I was on Vicodin for a bit. Asked my doctor for more. She gave me a lesser amount and, for a guy with my impulse issues, I'm lucky I did not get permanently hooked. How bad is the opioid crisis?
How bad? Very bad.
This history of opioids is incredible. People used opium (which was pretty weak compared to modern opioids) and noticed it was unfortunately addictive. In the early 1800s, Friedrich Seturner first isolated morphine and found it six times more potent than opium, so he thought maybe being able to use a sixth as much meant people could get the therapeutic benefit but be less addictive. He became addicted to morphine. In the 1870s someone discovered diamorphine, in the hope they could get the therapeutic benefits without the addictiveness, like Seturner had hoped with morphine. The early brand name of diamorphine? Heroin. So I don't need to tell you how that one worked out. Then into the 20th century, stuff like oxycodone and pethidine were discovered, in their never-ending hope to find an opioid that wasn't addictive, and it never worked. That's to set the scene for the latest crisis, which was kicked off because they created slow-release formulas for opioids (mostly old opioids discovered in the early 20th century) and claimed that the slow release would somehow make them much less addictive. So, how likely was this ever going to be, given the above context?
They didn't even present adequate data to defend the case - but they poked and prodded and threw around marketing budgets and pressured the medical community and got it signed off. A lot of it was that they heavily lobbied the medical profession and government by presenting an apparent epidemic of chronic pain and raising pain treatment to be a much more important component of care ("fifth vital sign"), and the regulators were always a little compliant to business. Oh, how the pills rolled out and the money rolled in. And surprise surprise, these slow release formulations turned out to be really quite addictive. Who could have predicted this (except of course absolutely anyone familiar with the history and pharmacology of opioids)?
So, to put the USA's problems in context, the UK has 2500-3000 opioid deaths a year, and the UK has an opioid problem at the upper end of the specttrum for Western countries. As the USA has five times the population, you'd expect ~15,000-18,000 deaths from opioids.

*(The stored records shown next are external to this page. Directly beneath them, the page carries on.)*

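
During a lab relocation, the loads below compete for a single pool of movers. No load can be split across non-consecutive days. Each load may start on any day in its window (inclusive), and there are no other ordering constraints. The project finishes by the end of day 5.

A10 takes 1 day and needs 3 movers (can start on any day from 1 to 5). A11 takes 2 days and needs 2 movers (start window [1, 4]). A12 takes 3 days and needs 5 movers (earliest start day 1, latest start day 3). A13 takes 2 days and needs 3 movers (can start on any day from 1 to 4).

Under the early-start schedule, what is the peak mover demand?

Early-start schedule: A10@1, A11@1, A12@1, A13@1.
Load per day: day 1: 13, day 2: 10, day 3: 5, day 4: 0, day 5: 0.
Peak is 13.

13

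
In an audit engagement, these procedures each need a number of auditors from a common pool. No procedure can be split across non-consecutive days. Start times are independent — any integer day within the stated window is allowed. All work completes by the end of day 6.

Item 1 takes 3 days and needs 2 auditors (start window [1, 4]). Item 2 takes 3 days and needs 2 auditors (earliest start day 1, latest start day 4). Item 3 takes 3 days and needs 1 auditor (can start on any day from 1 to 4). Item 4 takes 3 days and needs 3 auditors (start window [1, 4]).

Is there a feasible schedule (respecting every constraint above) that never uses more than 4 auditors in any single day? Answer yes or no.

Schedule Item 1@1, Item 2@1, Item 3@4, Item 4@4: d1:4  d2:4  d3:4  d4:4  d5:4  d6:4 — peak 4 ≤ 4.

yes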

It's actually about
70,000, about four times worse. Wowzer. Canada, incidentally, is only marginally better than the USA, I might guess because trends are easily passed from their larger, close neighbour so they followed tack.

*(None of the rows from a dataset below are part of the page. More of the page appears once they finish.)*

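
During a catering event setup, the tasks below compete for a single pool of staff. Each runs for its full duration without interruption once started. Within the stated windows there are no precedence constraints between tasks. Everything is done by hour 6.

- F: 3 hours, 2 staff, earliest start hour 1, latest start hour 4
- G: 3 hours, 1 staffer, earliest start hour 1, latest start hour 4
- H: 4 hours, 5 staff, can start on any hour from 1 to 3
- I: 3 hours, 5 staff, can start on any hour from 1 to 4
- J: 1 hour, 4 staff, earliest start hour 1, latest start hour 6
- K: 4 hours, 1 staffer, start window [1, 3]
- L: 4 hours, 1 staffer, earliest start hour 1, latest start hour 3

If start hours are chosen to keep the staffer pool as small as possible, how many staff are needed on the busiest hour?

Early-start (F@1, G@1, H@1, I@1, J@1, K@1, L@1) gives peak 19: h1:19  h2:15  h3:15  h4:7  h5:0  h6:0.
Shift I→4, K→2, L→2.
Schedule F@1, G@1, H@1, I@4, J@1, K@2, L@2: h1:12  h2:10  h3:10  h4:12  h5:7  h6:5 — peak 12.

12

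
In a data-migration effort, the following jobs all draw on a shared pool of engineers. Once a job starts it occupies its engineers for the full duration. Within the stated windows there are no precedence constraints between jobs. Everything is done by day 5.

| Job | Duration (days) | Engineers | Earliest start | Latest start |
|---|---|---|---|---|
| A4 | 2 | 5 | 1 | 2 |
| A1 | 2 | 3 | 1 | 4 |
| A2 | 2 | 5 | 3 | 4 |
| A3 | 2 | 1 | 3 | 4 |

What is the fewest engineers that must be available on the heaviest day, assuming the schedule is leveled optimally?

Schedule A4@1, A1@1, A2@3, A3@3: d1:8  d2:8  d3:6  d4:6  d5:0 — peak 8.

8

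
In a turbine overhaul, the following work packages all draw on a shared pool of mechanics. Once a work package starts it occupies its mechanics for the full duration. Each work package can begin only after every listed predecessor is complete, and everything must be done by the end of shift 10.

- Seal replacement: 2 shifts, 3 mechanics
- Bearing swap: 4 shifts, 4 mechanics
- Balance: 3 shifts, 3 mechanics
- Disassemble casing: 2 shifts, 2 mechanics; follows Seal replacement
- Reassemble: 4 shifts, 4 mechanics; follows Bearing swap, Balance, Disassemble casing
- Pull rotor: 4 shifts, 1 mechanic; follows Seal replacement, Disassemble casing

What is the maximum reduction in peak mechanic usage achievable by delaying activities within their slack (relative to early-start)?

3

Early-start peak: s1:10  s2:10  s3:9  s4:6  s5:5  s6:5  s7:5  s8:5  s9:0  s10:0 ⇒ 10.
Leveled (Seal replacement@1, Bearing swap@1, Balance@3, Disassemble casing@5, Reassemble@7, Pull rotor@7): s1:7  s2:7  s3:7  s4:7  s5:5  s6:2  s7:5  s8:5  s9:5  s10:5 ⇒ 7.
Reduction 10 − 7 = 3.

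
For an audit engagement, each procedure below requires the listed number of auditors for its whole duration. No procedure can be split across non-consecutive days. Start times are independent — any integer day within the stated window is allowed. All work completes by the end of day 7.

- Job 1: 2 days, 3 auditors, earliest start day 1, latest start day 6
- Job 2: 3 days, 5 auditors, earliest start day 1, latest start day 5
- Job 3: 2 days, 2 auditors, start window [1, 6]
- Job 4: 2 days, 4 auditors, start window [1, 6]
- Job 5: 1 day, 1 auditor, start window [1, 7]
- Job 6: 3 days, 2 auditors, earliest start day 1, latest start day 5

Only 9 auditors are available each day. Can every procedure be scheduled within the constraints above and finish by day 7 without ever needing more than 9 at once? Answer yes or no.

Schedule Job 1@1, Job 2@3, Job 3@1, Job 4@6, Job 5@1, Job 6@2: d1:6  d2:7  d3:7  d4:7  d5:5  d6:4  d7:4 — peak 7 ≤ 9.

yes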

The USA also gets in the neck in other ways too, because the other two really dangerous drugs of abuse, methamphetamine and crack cocaine, are also incredibly popular there compared to Europe - Europeans mostly stuck with ordinary cocaine that's much less likely to cause fatal OD, and seemed to prefer hallucinogens (mostly safe) like ecstasy to stimulants. Funny old world. How did the USA manage to go crazy for all three of the worst fucking drugs out there?